APROPOS!
21.10.2022 MeinungenZwei Stunden sprach Markus Blocher am Wirtschaftsapéro in Villmergen praktisch ohne Punkt und Komma. Die Zuhörer wirkten nach seinem Referat ziemlich erschlagen. Dabei hätten sie ahnen können, worauf sie sich einlassen. Eines seiner Kadermitglieder sei vor Kurzem an einem ...
Zwei Stunden sprach Markus Blocher am Wirtschaftsapéro in Villmergen praktisch ohne Punkt und Komma. Die Zuhörer wirkten nach seinem Referat ziemlich erschlagen. Dabei hätten sie ahnen können, worauf sie sich einlassen. Eines seiner Kadermitglieder sei vor Kurzem an einem Energieforum gewesen, erzählte Blocher zu Beginn. Und er habe einen Blick ins Programm geworfen. Der Anlass fand im KKL statt und begann mit einem Apéro. Nach zwei kurzen Referaten gab es eine lange Pause und nach zwei weiteren kurzen Referaten einen Apéro riche. «Eines kann ich Ihnen versprechen, heute wird es einiges nahrhafter. Und damit meine ich nicht den Apéro am Schluss», machte er gleich zu Beginn klar.
Der Unternehmer war in seinem Redefluss nicht zu bremsen. Begleitet wurden seine Ausführungen durch eine Powerpoint-Präsentation. 100 Folien umfasste diese. Seine Assistentin hätte ihn heute Nachmittag noch gefragt, ob man das dem Publikum zumuten könne, so Blocher. Seine Antwort: «Die haben das bestellt, die kriegen das jetzt auch.»
Markus Blocher beschäftigt sich als studierter Chemiker intensiv mit dem Prinzip der Entropie, einem Begriff aus der Thermodynamik. Dabei wird Entropie häufig als ein «Mass für die Unordnung» bezeichnet. Oder anders gesagt: Wo Ordnung herrscht, gibt es auf der anderen Seite immer auch Unordnung. Das sei tröstlich für alle Eltern von Teenies, betonte der Vater von sieben Kindern. «Wenn das Zimmer total unordentlich ist, dann herrscht vielleicht im Kopf Ordnung.»

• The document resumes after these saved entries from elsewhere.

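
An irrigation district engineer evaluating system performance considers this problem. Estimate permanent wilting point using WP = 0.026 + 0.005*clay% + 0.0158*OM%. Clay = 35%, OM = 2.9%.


WP = 0.026 + 0.005*35 + 0.0158*2.9
   = 0.026 + 0.1750 + 0.0458
   = 0.2468


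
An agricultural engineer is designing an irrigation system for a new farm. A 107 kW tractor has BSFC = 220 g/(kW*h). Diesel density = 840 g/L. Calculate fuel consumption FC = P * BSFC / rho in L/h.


FC = P * BSFC / rho_fuel
   = 107 * 220 / 840
   = 23540 / 840
   = 28.02 L/h


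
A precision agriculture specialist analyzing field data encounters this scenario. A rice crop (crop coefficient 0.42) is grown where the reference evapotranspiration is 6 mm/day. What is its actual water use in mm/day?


ETc = Kc * ET0
    = 0.42 * 6
    = 2.52 mm/day


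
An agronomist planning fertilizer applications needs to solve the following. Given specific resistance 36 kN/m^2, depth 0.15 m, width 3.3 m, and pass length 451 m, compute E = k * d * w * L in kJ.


E = k * d * w * L
  = 36 * 0.15 * 3.3 * 451
  = 8036.82 kJ


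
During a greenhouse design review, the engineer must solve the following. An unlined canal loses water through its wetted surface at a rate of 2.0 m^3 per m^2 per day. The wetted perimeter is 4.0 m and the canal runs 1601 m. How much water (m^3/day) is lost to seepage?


S = C * P * L
  = 2.0 * 4.0 * 1601
  = 12808 m^3/day


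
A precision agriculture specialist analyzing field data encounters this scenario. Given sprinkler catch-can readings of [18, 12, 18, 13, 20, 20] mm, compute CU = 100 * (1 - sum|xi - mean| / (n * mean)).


xbar = 101 / 6 = 16.833
sum|xi - xbar| = 17.333
CU = 100 * (1 - 17.333 / (6 * 16.833))
   = 100 * (1 - 0.1716)
   = 82.84%


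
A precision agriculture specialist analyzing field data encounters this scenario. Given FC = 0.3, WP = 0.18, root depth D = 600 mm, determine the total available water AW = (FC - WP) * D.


AW = (FC - WP) * D
   = (0.3 - 0.18) * 600
   = 0.12 * 600
   = 72 mm


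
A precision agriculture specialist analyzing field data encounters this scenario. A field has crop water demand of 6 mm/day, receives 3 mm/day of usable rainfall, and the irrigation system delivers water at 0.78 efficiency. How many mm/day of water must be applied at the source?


IWR = (ETc - Pe) / Ea
    = (6 - 3) / 0.78
    = 3 / 0.78
    = 3.85 mm/day


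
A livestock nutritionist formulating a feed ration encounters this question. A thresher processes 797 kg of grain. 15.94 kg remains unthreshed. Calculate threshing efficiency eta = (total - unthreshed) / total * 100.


eta = (total - unthreshed) / total * 100
    = (797 - 15.94) / 797 * 100
    = 781.06 / 797 * 100
    = 98%


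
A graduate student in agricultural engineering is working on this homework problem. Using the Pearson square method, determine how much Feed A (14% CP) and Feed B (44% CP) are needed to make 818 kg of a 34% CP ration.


parts_A = CP_b - target = 44 - 34 = 10
parts_B = target - CP_a = 34 - 14 = 20
total_parts = 10 + 20 = 30
Feed A = 818 * 10 / 30 = 272.67 kg
Feed B = 818 * 20 / 30 = 545.33 kg

272.67 kg


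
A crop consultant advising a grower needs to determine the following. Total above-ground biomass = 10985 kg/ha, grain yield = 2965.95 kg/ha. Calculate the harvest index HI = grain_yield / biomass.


HI = grain_yield / biomass
   = 2965.95 / 10985
   = 0.27


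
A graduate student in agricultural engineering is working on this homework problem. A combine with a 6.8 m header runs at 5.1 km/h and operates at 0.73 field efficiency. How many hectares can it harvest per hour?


C = w * v * eta_f / 10
  = 6.8 * 5.1 * 0.73 / 10
  = 25.32 / 10
  = 2.53 ha/h


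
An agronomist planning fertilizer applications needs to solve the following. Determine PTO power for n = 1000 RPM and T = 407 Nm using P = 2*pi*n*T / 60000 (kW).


P = 2*pi*n*T / 60000
  = 2*pi * 1000 * 407 / 60000
  = 2557256.42 / 60000
  = 42.62 kW


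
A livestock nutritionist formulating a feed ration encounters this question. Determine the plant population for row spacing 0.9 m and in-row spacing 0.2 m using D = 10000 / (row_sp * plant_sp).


D = 10000 / (row_sp * plant_sp)
  = 10000 / (0.9 * 0.2)
  = 10000 / 0.1800
  = 55555.56 plants/ha


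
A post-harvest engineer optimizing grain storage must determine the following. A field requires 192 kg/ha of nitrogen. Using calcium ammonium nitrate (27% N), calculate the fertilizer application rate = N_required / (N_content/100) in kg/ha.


Rate = N_required / (N_content / 100)
     = 192 / (27 / 100)
     = 192 / 0.27
     = 711.11 kg/ha


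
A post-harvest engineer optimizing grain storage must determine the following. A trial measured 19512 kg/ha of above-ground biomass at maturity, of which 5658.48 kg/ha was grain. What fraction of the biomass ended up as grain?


HI = grain_yield / biomass
   = 5658.48 / 19512
   = 0.29


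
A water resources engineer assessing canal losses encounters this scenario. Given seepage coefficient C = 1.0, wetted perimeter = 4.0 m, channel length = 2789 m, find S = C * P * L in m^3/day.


S = C * P * L
  = 1.0 * 4.0 * 2789
  = 11156 m^3/day


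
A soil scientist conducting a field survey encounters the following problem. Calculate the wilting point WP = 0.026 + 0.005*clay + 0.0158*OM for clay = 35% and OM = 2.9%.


WP = 0.026 + 0.005*35 + 0.0158*2.9
   = 0.026 + 0.1750 + 0.0458
   = 0.2468


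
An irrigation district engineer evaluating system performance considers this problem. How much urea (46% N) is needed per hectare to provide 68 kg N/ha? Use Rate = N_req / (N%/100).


Rate = N_required / (N_content / 100)
     = 68 / (46 / 100)
     = 68 / 0.46
     = 147.83 kg/ha


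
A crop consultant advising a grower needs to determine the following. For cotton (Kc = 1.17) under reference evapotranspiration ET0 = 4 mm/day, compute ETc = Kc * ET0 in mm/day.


ETc = Kc * ET0
    = 1.17 * 4
    = 4.68 mm/day


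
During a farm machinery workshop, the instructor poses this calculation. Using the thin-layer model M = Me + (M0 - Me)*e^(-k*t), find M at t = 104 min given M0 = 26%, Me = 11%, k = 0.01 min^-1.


M = Me + (M0 - Me) * e^(-k*t)
  = 11 + (26 - 11) * e^(-0.01*104)
  = 11 + 15 * e^(-1.040)
  = 11 + 15 * 0.35345
  = 11 + 5.3018
  = 16.30%


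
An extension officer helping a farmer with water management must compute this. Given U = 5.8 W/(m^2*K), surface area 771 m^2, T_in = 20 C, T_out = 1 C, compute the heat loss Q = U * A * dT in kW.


dT = 20 - (1) = 19 K
Q = U * A * dT
  = 5.8 * 771 * 19
  = 84964.20 W = 84.96 kW


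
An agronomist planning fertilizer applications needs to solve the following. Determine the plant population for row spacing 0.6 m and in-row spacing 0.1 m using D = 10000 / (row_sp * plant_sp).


D = 10000 / (row_sp * plant_sp)
  = 10000 / (0.6 * 0.1)
  = 10000 / 0.0600
  = 166666.67 plants/ha


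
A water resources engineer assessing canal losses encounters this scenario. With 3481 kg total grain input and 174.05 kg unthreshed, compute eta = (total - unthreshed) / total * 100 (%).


eta = (total - unthreshed) / total * 100
    = (3481 - 174.05) / 3481 * 100
    = 3306.95 / 3481 * 100
    = 95%


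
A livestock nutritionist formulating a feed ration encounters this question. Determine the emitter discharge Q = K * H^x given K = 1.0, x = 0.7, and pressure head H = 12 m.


Q = K * H^x
  = 1.0 * 12^0.7
  = 1.0 * 5.6941
  = 5.69 L/h


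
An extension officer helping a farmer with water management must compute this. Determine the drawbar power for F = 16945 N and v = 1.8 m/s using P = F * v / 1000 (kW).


P = F * v / 1000
  = 16945 * 1.8 / 1000
  = 30501 / 1000
  = 30.50 kW


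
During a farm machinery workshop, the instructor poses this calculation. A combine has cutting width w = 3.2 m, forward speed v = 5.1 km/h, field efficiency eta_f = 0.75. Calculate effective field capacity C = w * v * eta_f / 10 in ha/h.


C = w * v * eta_f / 10
  = 3.2 * 5.1 * 0.75 / 10
  = 12.24 / 10
  = 1.22 ha/h


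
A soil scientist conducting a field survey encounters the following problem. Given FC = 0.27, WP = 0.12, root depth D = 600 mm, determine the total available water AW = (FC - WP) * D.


AW = (FC - WP) * D
   = (0.27 - 0.12) * 600
   = 0.15 * 600
   = 90 mm


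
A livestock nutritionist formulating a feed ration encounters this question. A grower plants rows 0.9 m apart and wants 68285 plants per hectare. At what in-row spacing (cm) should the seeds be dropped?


spacing = 10000 / (row_sp * density)
        = 10000 / (0.9 * 68285)
        = 10000 / 61456.50
        = 0.16272 m = 16.27 cm


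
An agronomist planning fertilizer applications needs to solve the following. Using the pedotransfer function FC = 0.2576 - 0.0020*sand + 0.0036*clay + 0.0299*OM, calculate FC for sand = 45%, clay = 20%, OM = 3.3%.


FC = 0.2576 - 0.0020*45 + 0.0036*20 + 0.0299*3.3
   = 0.2576 - 0.0900 + 0.0720 + 0.0987
   = 0.3383


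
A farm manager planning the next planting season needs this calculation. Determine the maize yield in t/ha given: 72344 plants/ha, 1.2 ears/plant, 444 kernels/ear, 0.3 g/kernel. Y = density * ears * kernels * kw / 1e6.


Y = density * ears * kernels * kw
  = 72344 * 1.2 * 444 * 0.3 g/ha
  = 11563464.96 g/ha
  = 11563.46 kg/ha = 11.56 t/ha


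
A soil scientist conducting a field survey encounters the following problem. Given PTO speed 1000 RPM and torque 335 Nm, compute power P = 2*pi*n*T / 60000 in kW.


P = 2*pi*n*T / 60000
  = 2*pi * 1000 * 335 / 60000
  = 2104867.08 / 60000
  = 35.08 kW


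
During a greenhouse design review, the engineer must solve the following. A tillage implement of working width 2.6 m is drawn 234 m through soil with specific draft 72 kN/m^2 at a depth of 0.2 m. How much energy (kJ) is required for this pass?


E = k * d * w * L
  = 72 * 0.2 * 2.6 * 234
  = 8760.96 kJ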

Die Thermodynamik ist übrigens eines der Lieblingsthemen des Akademikers. Und er findet das Wissen darum wichtiger als beispielsweise Frühfranzösisch, dessen Einführung einfach viel Geld gekostet und wenig gebracht habe. Er plädiert, dass jeder und jede den zweiten Hauptsatz der Thermodynamik lernen soll, der da lautet: «Es gibt keine Zustandsänderung, deren einziges Ergebnis die Übertragung von Wärme von einem Körper niederer auf einen Körper höherer Temperatur ist.» Wobei: Das sei noch nicht geeignet für die Primarschule, muss er eingestehen. Aber zumindest jeder Fachmaturand sollte den Satz verstehen. Ein Blick ins Publikum machte aber deutlich, dass auch so mancher Villmerger Unternehmer mit dieser Formel überfordert ist.

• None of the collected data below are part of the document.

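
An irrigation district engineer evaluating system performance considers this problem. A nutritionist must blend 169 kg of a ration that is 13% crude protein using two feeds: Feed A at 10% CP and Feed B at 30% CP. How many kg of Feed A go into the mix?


parts_A = CP_b - target = 30 - 13 = 17
parts_B = target - CP_a = 13 - 10 = 3
total_parts = 17 + 3 = 20
Feed A = 169 * 17 / 20 = 143.65 kg
Feed B = 169 * 3 / 20 = 25.35 kg

143.65 kg


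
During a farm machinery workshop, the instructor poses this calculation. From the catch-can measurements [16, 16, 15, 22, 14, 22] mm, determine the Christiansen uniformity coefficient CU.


xbar = 105 / 6 = 17.500
sum|xi - xbar| = 18
CU = 100 * (1 - 18 / (6 * 17.500))
   = 100 * (1 - 0.1714)
   = 82.86%


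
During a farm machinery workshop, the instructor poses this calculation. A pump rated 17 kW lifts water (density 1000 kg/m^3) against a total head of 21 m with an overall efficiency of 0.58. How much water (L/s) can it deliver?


Q = (P * 1000 * eta) / (rho * g * H)
  = (17 * 1000 * 0.58) / (1000 * 9.81 * 21)
  = 9860 / 206010
  = 0.04786 m^3/s = 47.86 L/s


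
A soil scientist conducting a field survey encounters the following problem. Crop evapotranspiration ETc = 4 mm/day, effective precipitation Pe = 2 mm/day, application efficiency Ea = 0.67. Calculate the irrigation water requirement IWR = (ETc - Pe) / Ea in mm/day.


IWR = (ETc - Pe) / Ea
    = (4 - 2) / 0.67
    = 2 / 0.67
    = 2.99 mm/day


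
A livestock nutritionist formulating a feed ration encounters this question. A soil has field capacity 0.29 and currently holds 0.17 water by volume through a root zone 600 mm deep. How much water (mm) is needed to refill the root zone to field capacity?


SMD = (FC - theta) * D
    = (0.29 - 0.17) * 600
    = 0.120 * 600
    = 72 mm


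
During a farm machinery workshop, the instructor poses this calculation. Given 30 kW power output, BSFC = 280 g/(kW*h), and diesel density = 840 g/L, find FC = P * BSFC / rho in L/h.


FC = P * BSFC / rho_fuel
   = 30 * 280 / 840
   = 8400 / 840
   = 10 L/h


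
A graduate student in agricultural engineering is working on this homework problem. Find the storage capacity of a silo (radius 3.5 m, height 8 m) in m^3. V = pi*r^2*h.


V = pi * r^2 * h
  = pi * 3.5^2 * 8
  = pi * 12.25 * 8
  = 307.88 m^3


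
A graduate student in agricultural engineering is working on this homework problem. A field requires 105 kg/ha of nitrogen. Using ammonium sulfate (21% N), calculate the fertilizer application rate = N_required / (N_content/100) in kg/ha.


Rate = N_required / (N_content / 100)
     = 105 / (21 / 100)
     = 105 / 0.21
     = 500 kg/ha


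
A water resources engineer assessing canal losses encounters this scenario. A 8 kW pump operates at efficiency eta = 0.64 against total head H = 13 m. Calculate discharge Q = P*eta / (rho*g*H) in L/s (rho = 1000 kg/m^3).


Q = (P * 1000 * eta) / (rho * g * H)
  = (8 * 1000 * 0.64) / (1000 * 9.81 * 13)
  = 5120 / 127530
  = 0.04015 m^3/s = 40.15 L/s


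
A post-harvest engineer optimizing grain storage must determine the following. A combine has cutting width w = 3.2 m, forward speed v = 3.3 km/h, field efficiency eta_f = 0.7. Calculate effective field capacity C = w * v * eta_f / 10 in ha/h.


C = w * v * eta_f / 10
  = 3.2 * 3.3 * 0.7 / 10
  = 7.39 / 10
  = 0.74 ha/h


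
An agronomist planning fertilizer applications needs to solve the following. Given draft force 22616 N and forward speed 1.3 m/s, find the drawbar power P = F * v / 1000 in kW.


P = F * v / 1000
  = 22616 * 1.3 / 1000
  = 29400.80 / 1000
  = 29.40 kW


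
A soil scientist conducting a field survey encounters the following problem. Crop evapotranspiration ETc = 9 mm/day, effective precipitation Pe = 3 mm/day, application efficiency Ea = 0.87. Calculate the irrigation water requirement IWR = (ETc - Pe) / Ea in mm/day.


IWR = (ETc - Pe) / Ea
    = (9 - 3) / 0.87
    = 6 / 0.87
    = 6.90 mm/day


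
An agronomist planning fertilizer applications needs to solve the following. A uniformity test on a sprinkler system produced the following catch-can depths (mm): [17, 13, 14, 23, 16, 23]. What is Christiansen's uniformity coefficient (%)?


xbar = 106 / 6 = 17.667
sum|xi - xbar| = 21.333
CU = 100 * (1 - 21.333 / (6 * 17.667))
   = 100 * (1 - 0.2013)
   = 79.87%


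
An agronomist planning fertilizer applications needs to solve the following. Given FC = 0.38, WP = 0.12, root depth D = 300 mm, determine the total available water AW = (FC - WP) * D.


AW = (FC - WP) * D
   = (0.38 - 0.12) * 300
   = 0.26 * 300
   = 78 mm


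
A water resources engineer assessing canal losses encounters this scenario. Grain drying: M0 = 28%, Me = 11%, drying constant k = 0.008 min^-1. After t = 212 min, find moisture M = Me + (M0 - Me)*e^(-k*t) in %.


M = Me + (M0 - Me) * e^(-k*t)
  = 11 + (28 - 11) * e^(-0.008*212)
  = 11 + 17 * e^(-1.696)
  = 11 + 17 * 0.18342
  = 11 + 3.1181
  = 14.12%


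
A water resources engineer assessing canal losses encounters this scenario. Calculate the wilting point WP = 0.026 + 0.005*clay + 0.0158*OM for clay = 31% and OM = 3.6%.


WP = 0.026 + 0.005*31 + 0.0158*3.6
   = 0.026 + 0.1550 + 0.0569
   = 0.2379


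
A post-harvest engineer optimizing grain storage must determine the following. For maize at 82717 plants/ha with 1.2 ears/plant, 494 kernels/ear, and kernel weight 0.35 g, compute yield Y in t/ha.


Y = density * ears * kernels * kw
  = 82717 * 1.2 * 494 * 0.35 g/ha
  = 17162123.16 g/ha
  = 17162.12 kg/ha = 17.16 t/ha


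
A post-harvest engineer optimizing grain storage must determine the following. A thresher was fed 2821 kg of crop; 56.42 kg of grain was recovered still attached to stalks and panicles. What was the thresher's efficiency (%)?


eta = (total - unthreshed) / total * 100
    = (2821 - 56.42) / 2821 * 100
    = 2764.58 / 2821 * 100
    = 98%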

Corona war für die Dottikon ES eine schwierige Zeit. «Wir konnten nicht ins Homeoffice», machte Blocher deutlich. Immerhin: Seither hat er die Bestätigung, dass sein Unternehmen systemrelevant ist. Anfänglich sah man das in Bern anders. «Ich erhielt den Bescheid, dass wir nur die Wirkstoffe, aber nicht die Medikamente selber herstellen», erzählt Blocher in Villmergen. «Offenbar hat man nicht darüber nachgedacht, wie die Tablette ohne Wirkstoff ihre Wirkung entfalten kann.»

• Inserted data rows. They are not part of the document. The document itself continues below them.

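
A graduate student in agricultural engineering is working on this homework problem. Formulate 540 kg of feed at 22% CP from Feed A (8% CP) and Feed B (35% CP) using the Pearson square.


parts_A = CP_b - target = 35 - 22 = 13
parts_B = target - CP_a = 22 - 8 = 14
total_parts = 13 + 14 = 27
Feed A = 540 * 13 / 27 = 260 kg
Feed B = 540 * 14 / 27 = 280 kg

260 kg


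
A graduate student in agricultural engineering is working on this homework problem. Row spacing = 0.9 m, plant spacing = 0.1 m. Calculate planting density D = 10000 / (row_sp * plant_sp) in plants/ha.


D = 10000 / (row_sp * plant_sp)
  = 10000 / (0.9 * 0.1)
  = 10000 / 0.0900
  = 111111.11 plants/ha


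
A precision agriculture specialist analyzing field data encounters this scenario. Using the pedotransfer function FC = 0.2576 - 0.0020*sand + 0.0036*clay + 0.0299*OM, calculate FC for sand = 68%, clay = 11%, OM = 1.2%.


FC = 0.2576 - 0.0020*68 + 0.0036*11 + 0.0299*1.2
   = 0.2576 - 0.1360 + 0.0396 + 0.0359
   = 0.1971


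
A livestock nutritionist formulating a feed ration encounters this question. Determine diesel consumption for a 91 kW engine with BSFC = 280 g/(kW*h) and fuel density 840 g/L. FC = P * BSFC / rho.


FC = P * BSFC / rho_fuel
   = 91 * 280 / 840
   = 25480 / 840
   = 30.33 L/h


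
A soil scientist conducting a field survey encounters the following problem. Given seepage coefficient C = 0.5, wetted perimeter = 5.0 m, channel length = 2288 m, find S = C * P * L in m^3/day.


S = C * P * L
  = 0.5 * 5.0 * 2288
  = 5720 m^3/day


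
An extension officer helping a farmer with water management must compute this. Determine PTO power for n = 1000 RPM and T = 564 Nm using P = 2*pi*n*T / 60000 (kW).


P = 2*pi*n*T / 60000
  = 2*pi * 1000 * 564 / 60000
  = 3543716.51 / 60000
  = 59.06 kW


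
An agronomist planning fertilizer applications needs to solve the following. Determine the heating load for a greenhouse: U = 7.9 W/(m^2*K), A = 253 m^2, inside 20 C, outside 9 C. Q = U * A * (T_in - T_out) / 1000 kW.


dT = 20 - (9) = 11 K
Q = U * A * dT
  = 7.9 * 253 * 11
  = 21985.70 W = 21.99 kW


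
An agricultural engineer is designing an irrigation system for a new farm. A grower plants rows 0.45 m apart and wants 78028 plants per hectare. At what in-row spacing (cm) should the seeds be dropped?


spacing = 10000 / (row_sp * density)
        = 10000 / (0.45 * 78028)
        = 10000 / 35112.60
        = 0.28480 m = 28.48 cm


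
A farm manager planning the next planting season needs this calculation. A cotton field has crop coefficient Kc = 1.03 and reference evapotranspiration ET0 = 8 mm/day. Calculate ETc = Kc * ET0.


ETc = Kc * ET0
    = 1.03 * 8
    = 8.24 mm/day


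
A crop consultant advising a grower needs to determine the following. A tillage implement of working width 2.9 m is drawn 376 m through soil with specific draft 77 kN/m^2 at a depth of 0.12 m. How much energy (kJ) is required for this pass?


E = k * d * w * L
  = 77 * 0.12 * 2.9 * 376
  = 10075.30 kJ


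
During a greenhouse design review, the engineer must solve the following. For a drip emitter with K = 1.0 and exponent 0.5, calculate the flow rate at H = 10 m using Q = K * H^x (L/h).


Q = K * H^x
  = 1.0 * 10^0.5
  = 1.0 * 3.1623
  = 3.16 L/h


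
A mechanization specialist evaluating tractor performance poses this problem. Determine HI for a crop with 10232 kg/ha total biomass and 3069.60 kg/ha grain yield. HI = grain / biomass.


HI = grain_yield / biomass
   = 3069.60 / 10232
   = 0.30


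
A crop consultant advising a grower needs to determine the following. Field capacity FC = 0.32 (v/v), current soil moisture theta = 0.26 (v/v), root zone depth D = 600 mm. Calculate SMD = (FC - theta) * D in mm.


SMD = (FC - theta) * D
    = (0.32 - 0.26) * 600
    = 0.060 * 600
    = 36 mm


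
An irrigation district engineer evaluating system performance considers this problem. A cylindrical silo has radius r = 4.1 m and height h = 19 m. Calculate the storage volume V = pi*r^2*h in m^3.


V = pi * r^2 * h
  = pi * 4.1^2 * 19
  = pi * 16.81 * 19
  = 1003.39 m^3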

Interessantes war an diesem Abend über die Geschichte der früheren Sprengstofffabrik zu erfahren. Dazu zeigte Blocher auch ein Bild von anno dazumal. Sein Kommentar: «Damals trugen die Chemiker bei der Arbeit noch Anzug. Dafür verzichteten sie auf Schutzbrillen.» Heute ist es genau umgekehrt.